Olfactory Inputs to the Hypothalamus
There are about 1,000 olfactory receptor genes, each of which recognizes a different class of chemical olfactory stimulus. Each olfactory receptor cell expresses a single olfactory receptor type, and each gene is expressed in several hundred cells, spread across the olfactory mucosa. The axons from olfactory receptor cells then run through openings in the cribriform plate, which forms the base of the skull over the olfactory mucosa, and axons from individual cells, which express a single receptor gene, then converge in the olfactory bulb on one or a few individual olfactory glomeruli.
The glomeruli
are on the surface of the olfactory bulb and are spherical areas, each about
one third millimeter across. The outside of the glomerulus is lined with tiny
periglomerular cells, which are interneurons. Just deep to the glomerular layer
are mitral and tufted cells, which send their apical dendrites up into the
glomeruli, where they receive olfactory sensory information. These excite
granule cells, which, in turn, inhibit the other mitral and tufted cells, as
well as receiving centrifugal axons, which allow them to modulate the
perception of the sensory stimulus. Only the mitral and tufted cells send their
axons into the brain via the olfactory tract. In humans, this is a long white
matter bundle that runs the length of the frontal lobe and is sometimes
erroneously called the “olfactory nerve.”
The olfactory
tract supplies information about smell to a variety of targets in the brain. It
bifurcates as it approaches the temporal lobe into one branch that runs
medially into the basal forebrain and another that runs laterally to supply
olfactory inputs to cortical structures. The basal forebrain branch provides
inputs to the anterior olfactory nucleus, which sends axons through the
anterior commissure to the opposite hemisphere, and the olfactory tubercle,
which is the part of the striatum that receives olfactory inputs. The lateral
olfactory branch provides inputs to the primary olfactory cortex, which appears
to be necessary for processing the conscious appreciation of odors, as well as
the entorhinal cortex, which is a point of convergence of information from
multiple sensory systems and a major relay into the hippocampal formation.

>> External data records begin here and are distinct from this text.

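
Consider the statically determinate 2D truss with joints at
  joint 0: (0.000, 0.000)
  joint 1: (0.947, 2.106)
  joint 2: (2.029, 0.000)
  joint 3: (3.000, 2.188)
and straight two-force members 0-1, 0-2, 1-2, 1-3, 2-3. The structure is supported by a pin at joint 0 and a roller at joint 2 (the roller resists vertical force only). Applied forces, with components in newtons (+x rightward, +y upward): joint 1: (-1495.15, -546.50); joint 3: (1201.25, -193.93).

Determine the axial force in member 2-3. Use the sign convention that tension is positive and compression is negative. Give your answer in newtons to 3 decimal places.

-269.437

N=4 nodes, M=5 members, R=3 reactions → 2N=8, M+R=8
member 0 (0-1): L=2.3091, (cx,cy)=(0.4101,0.9120)
member 1 (0-2): L=2.0290, (cx,cy)=(1.0000,0.0000)
member 2 (1-2): L=2.3677, (cx,cy)=(0.4570,-0.8895)
member 3 (1-3): L=2.0546, (cx,cy)=(0.9992,0.0399)
member 4 (2-3): L=2.3938, (cx,cy)=(0.4056,0.9140)
solve A·x = −loads:
  F[0-1] = -499.0265 N (compression)
  F[0-2] = -89.2430 N (compression)
  F[1-2] = -43.8746 N (compression)
  F[1-3] = +1311.5880 N (tension)
  F[2-3] = -269.4372 N (compression)
  Rx@0 = +293.9000 N
  Ry@0 = +455.1296 N
  Ry@2 = +285.3004 N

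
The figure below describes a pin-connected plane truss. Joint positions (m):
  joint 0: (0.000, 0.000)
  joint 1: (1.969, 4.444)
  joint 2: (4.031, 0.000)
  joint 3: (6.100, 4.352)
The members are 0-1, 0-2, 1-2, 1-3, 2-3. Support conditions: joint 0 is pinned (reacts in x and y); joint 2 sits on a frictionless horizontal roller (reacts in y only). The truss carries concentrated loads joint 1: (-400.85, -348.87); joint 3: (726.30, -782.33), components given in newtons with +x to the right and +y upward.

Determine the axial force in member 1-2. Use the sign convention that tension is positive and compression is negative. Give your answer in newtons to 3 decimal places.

-1034.472

N=4 nodes, M=5 members, R=3 reactions → 2N=8, M+R=8
member 0 (0-1): L=4.8607, (cx,cy)=(0.4051,0.9143)
member 1 (0-2): L=4.0310, (cx,cy)=(1.0000,0.0000)
member 2 (1-2): L=4.8991, (cx,cy)=(0.4209,-0.9071)
member 3 (1-3): L=4.1320, (cx,cy)=(0.9998,-0.0223)
member 4 (2-3): L=4.8188, (cx,cy)=(0.4294,0.9031)
solve A·x = −loads:
  F[0-1] = +618.3096 N (tension)
  F[0-2] = +74.9800 N (tension)
  F[1-2] = -1034.4716 N (compression)
  F[1-3] = +1086.9938 N (tension)
  F[2-3] = -839.4425 N (compression)
  Rx@0 = -325.4500 N
  Ry@0 = -565.3066 N
  Ry@2 = +1696.5066 N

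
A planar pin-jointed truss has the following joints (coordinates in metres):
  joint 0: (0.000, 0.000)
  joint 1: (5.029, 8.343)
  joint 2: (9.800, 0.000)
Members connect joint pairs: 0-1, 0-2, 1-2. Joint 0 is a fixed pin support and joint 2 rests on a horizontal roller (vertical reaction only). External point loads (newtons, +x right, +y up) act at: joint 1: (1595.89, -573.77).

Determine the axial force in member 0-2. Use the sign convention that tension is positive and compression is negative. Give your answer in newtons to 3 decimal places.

N=3 nodes, M=3 members, R=3 reactions → 2N=6, M+R=6
member 0 (0-1): L=9.7415, (cx,cy)=(0.5162,0.8564)
member 1 (0-2): L=9.8000, (cx,cy)=(1.0000,0.0000)
member 2 (1-2): L=9.6108, (cx,cy)=(0.4964,-0.8681)
solve A·x = −loads:
  F[0-1] = +1260.2058 N (tension)
  F[0-2] = +945.3140 N (tension)
  F[1-2] = -1904.2662 N (compression)
  Rx@0 = -1595.8900 N
  Ry@0 = -1079.2912 N
  Ry@2 = +1653.0612 N

945.314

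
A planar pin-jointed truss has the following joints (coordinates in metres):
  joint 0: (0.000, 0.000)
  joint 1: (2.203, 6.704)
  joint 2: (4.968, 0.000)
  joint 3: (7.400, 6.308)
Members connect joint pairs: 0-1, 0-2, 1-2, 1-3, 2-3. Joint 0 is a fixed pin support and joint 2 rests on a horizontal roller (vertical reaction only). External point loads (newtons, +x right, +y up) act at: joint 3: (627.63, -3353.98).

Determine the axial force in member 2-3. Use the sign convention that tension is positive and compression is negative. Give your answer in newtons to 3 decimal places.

-3442.240

N=4 nodes, M=5 members, R=3 reactions → 2N=8, M+R=8
member 0 (0-1): L=7.0567, (cx,cy)=(0.3122,0.9500)
member 1 (0-2): L=4.9680, (cx,cy)=(1.0000,0.0000)
member 2 (1-2): L=7.2518, (cx,cy)=(0.3813,-0.9245)
member 3 (1-3): L=5.2121, (cx,cy)=(0.9971,-0.0760)
member 4 (2-3): L=6.7606, (cx,cy)=(0.3597,0.9331)
solve A·x = −loads:
  F[0-1] = +2567.1036 N (tension)
  F[0-2] = -173.7843 N (compression)
  F[1-2] = -2791.8853 N (compression)
  F[1-3] = +1871.3239 N (tension)
  F[2-3] = -3442.2402 N (compression)
  Rx@0 = -627.6300 N
  Ry@0 = -2438.8022 N
  Ry@2 = +5792.7822 N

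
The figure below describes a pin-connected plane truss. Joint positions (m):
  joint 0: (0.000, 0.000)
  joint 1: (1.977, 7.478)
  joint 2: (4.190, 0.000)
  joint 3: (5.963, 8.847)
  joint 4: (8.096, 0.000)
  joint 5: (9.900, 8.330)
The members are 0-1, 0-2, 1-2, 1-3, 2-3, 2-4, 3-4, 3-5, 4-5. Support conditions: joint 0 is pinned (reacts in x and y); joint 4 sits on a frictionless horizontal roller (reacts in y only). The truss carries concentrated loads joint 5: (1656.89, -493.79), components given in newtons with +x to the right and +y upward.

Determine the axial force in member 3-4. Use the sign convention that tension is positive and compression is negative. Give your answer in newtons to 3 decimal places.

N=6 nodes, M=9 members, R=3 reactions → 2N=12, M+R=12
member 0 (0-1): L=7.7349, (cx,cy)=(0.2556,0.9668)
member 1 (0-2): L=4.1900, (cx,cy)=(1.0000,0.0000)
member 2 (1-2): L=7.7986, (cx,cy)=(0.2838,-0.9589)
member 3 (1-3): L=4.2145, (cx,cy)=(0.9458,0.3248)
member 4 (2-3): L=9.0229, (cx,cy)=(0.1965,0.9805)
member 5 (2-4): L=3.9060, (cx,cy)=(1.0000,0.0000)
member 6 (3-4): L=9.1005, (cx,cy)=(0.2344,-0.9721)
member 7 (3-5): L=3.9708, (cx,cy)=(0.9915,-0.1302)
member 8 (4-5): L=8.5231, (cx,cy)=(0.2117,0.9773)
solve A·x = −loads:
  F[0-1] = +1877.1600 N (tension)
  F[0-2] = +1177.0991 N (tension)
  F[1-2] = -1561.9989 N (compression)
  F[1-3] = +975.9621 N (tension)
  F[2-3] = +1527.5708 N (tension)
  F[2-4] = +433.6839 N (tension)
  F[3-4] = -2098.4810 N (compression)
  F[3-5] = +1729.7782 N (tension)
  F[4-5] = -274.7981 N (compression)
  Rx@0 = -1656.8900 N
  Ry@0 = -1814.8087 N
  Ry@4 = +2308.5987 N

-2098.481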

There is also input to the amygdala, which may be important for relaying
olfactory signals related to food acquisition and sexual behavior to the
hypothalamus.
In many mammals, there is an accessory olfactory system. A small pit in the nasal mucosa, called the vomeronasal organ, contains olfactory sensory neurons that are important for sensing pheromones. These olfactory neurons synapse in a specialized region called the accessory olfactory bulb and relay information concerned with social behaviors into the amygdala and hypothala- mus. Such a system has never been clearly identified in humans, and its very existence remains controversial.